There were a lot of questions generated by our recent Animate series, which explored the role that imagination plays in our spiritual lives. One question that came up frequently was, “Are we just making all this up when we practice imaginative spirituality?”
This sermon was part of our Animate adventure series that ran from April 19 to June 14, 2009.
The supplemental content that accompanied the series was designed to be gone through in groups.
You can download the entire booklet here.
As people reflected on the process of using their imagination as a meeting place for God, the following questions arose:
- Is the Jesus who appears in my “inner sanctuary” real or is it just me imagining him?
- Am I just pretending?
- I enjoy imagining Jesus saying things he says about me in Scripture, but I’m aware that I’m doing this; isn’t there something wrong with this?
Greg responded by reminding us that nothing in our lives is totally our doing or totally God’s doing.

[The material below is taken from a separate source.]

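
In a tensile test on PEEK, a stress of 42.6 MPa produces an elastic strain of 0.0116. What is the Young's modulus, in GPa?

E = σ/ε = 42.6 MPa / 0.0116 = 3672 MPa = 3.67 GPa.

3.67 GPa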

If it’s in our lives, it involves us, if it’s in God’s creation, it involves God and others in creation. I Cor. 12:3 reminds us that no one can confess Jesus as Lord except by the power of the Holy Spirit. And Phil. 2:12-13 says we are to work out our salvation in fear and trembling for it is God who is at work in us to will and to act. From both of these passages we can see that it is always both God and us at work. This is true for our prayer life as well.
Sometimes it may feel as if it’s “all me” trying to be faithful in prayer and at other times it may feel like God is powerfully present and you are just along for the ride. In both situations you are present personally, and obviously, so is God.
Our role in this form of prayer is laid out by passages like 2 Cor. 10:5, Phil. 4:7-8,Rom. 12:2, and Heb. 4:22-24. We are to be intentional about what happens in our hearts and minds in-so-far as we have control over these things. To that
extent, there is a task for us to do.
But, there are also times when it seems clear to us that it is no longer us who are “driving” the process. It is at times like this we experience prayer and communion with God as a gift. We can’t force this to come about, God just moves as God
moves. Sometimes there’s a prompting to take an action we hadn’t thought of, other times it is simply a reassuring presence and a deep sense of peace.
Phil. 2:12-13 captures both the task and the gift aspects of our life with God. Greg closed by saying we shouldn’t “try” to have experiences with God, but rather we just need to yield to God and allow it to happen.